— Да вот еще, Петруша, — бросил Рябов, — насчет коньячку побеспокойся.
О! Это был уже другой уровень. Это не только кофе и круассаны, но еще и осетровый балычок, и мясное ассорти с Микояновского комбината, и тонко нарезанный лимон, и кое-что еще, о чем девочки в буфете прекрасно знают.
— Спасибо за угощеньице, — сглотнув слюну и с печалью покосившись на бутылку армянского коньяка, отказался Соколов, — но спешу я. Мне-то, собственно, не в Малютов нужно, а до N-ского детского дома имени Александра Матросова. Это на полпути до Города из Москвы.
— Довезут на моей машине.
— Довезете — спасибо! А если бы ваш человечек еще и с директором дома насчет ребенка поговорил от вашего имени…
— За мальчишкой торопишься… — задумчиво сказал генерал, толстым слоем намазывая масло на хлеб. — Слушай, Соколов, зачем он тебе сдался?
— А зачем я вам сдался? — вопросом на вопрос ответил Соколов.
Генерал, не отвечая, налил по полстакана себе и капитану.
— За Россию! — провозгласил первый тост генерал.
«А он ничего!» — подумал Соколов, сам толком не понимая, о ком он думает — о генерале или коньяке. Мысль, что спешить теперь не надо, что в бутылке еще плещется две трети содержимого, что Рябов явно намеревается говорить с ним без начальнических выкрутасов и всех этих поганых гэбистских «подходцев», согрела его, пожалуй, даже сильнее выпитого. А генерал и впрямь разоткровенничался.
— На зятя мне наплевать. В лучшие годы я бы его лично под расстрельную статью подвел…
— А дочь? — спросил Соколов.
— Полинка? Полинке бы нового мужа нашел. Не блядуна комсомольского, а порядочного офицера вроде Платона.
Максим Максимыч посмотрел в ястребиные, хищно и молодо сверкавшие из-под кустистых бровей желтые глаза генерала и понял, что тот не шутит.
— За Платона я как за сына родного переживаю, — продолжал свою исповедь генерал. — Я в него сердце вложил. Душу в него вдохнул, как Господь.

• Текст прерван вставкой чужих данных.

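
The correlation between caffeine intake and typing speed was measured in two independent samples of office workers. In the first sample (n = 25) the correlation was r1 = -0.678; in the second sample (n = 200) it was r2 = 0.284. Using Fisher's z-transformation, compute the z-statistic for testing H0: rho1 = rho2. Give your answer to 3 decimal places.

z1 = atanh(-0.678) = -0.825403,  z2 = atanh(0.284) = 0.292028
SE = √(1/(n1−3) + 1/(n2−3)) = √(1/22 + 1/197) = √(0.0454545 + 0.0050761) = √0.0505306 = 0.224790
z = (z1 − z2)/SE = (-0.825403 − 0.292028) / 0.224790 = -1.117431 / 0.224790 = -4.971

-4.971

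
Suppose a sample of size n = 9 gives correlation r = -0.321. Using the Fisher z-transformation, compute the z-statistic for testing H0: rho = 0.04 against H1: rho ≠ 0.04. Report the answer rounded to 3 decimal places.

-0.913

z_r = atanh(-0.321) = -0.332762,  z_0 = atanh(0.04) = 0.040021
SE = 1/√(n−3) = 1/√6 = 0.408248
z = (z_r − z_0)/SE = (-0.332762 − 0.040021) / 0.408248 = -0.372783 / 0.408248 = -0.913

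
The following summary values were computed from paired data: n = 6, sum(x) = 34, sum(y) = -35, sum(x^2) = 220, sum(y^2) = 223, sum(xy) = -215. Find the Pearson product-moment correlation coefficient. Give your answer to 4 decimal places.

Numerator: nΣxy − (Σx)(Σy) = 6·(-215) − (34)(-35) = -100
Denominator: √[(nΣx²−(Σx)²)(nΣy²−(Σy)²)]
  nΣx²−(Σx)² = 6·220 − 1156 = 164;  nΣy²−(Σy)² = 6·223 − 1225 = 113
  √(164·113) = √18532 = 136.1323
r = -100 / 136.1323 = -0.7346

-0.7346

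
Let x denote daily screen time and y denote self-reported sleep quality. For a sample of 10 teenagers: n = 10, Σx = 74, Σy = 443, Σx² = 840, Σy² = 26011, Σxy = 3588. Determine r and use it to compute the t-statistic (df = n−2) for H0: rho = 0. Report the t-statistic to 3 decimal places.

Numerator: nΣxy − (Σx)(Σy) = 10·3588 − (74)(443) = 3098
Denominator: √[(nΣx²−(Σx)²)(nΣy²−(Σy)²)]
  nΣx²−(Σx)² = 10·840 − 5476 = 2924;  nΣy²−(Σy)² = 10·26011 − 196249 = 63861
  √(2924·63861) = √186729564 = 13664.9026
r = 3098 / 13664.9026 = 0.2267
t = r·√(n−2)/√(1−r²) = 0.2267·√8 / √(1−0.051393) = 0.641204 / 0.973965 = 0.658

0.658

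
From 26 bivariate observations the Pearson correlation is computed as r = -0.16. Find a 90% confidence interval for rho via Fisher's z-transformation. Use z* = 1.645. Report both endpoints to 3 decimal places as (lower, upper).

Fisher z: z_r = atanh(r) = ½·ln((1+(-0.16))/(1−(-0.16))) = -0.161387
SE(z) = 1/√(n−3) = 1/√23 = 0.208514
90% ⇒ z* = 1.645; margin = 1.645·0.208514 = 0.343006
CI on z-scale: (-0.504393, 0.181619)
Back-transform: tanh(-0.504393) = -0.465565, tanh(0.181619) = 0.179648

(-0.466, 0.180)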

Генерал задумался, и глаза его увлажнились. Солнечный зайчик на стене испуганно замер.
— Как думаешь, Соколов, — быстро и зло спросил Рябов, — предаст меня Платон?
— Вряд ли, — успокоил его Максим Максимыч. — Он к вам привязан как к отцу родному.
И снова глаза генерала хищно сверкнули.
— Потому и привязан, что отца нет. А отца его я лично под расстрел подвел в сорок третьем. Платону четыре года было.
— Платон это знает?
— Ты с ума сошел?!
Рябов подошел к сейфу, неприметно вмонтированному в стену. Щелкнул дважды. Достал папку.
— Дело за номером таким-то на инженера-метростроителя Платона Ивановича Недошивина. 1904 года рождения… Православного вероисповедания… Мать скончалась при родах… Отец приговорен к высшей мере… Ну и прочее… Если бы Платон нашел эту папку в архиве (а он ее искал, мне доложили), он, может быть, застрелил бы меня, а потом покончил с собой.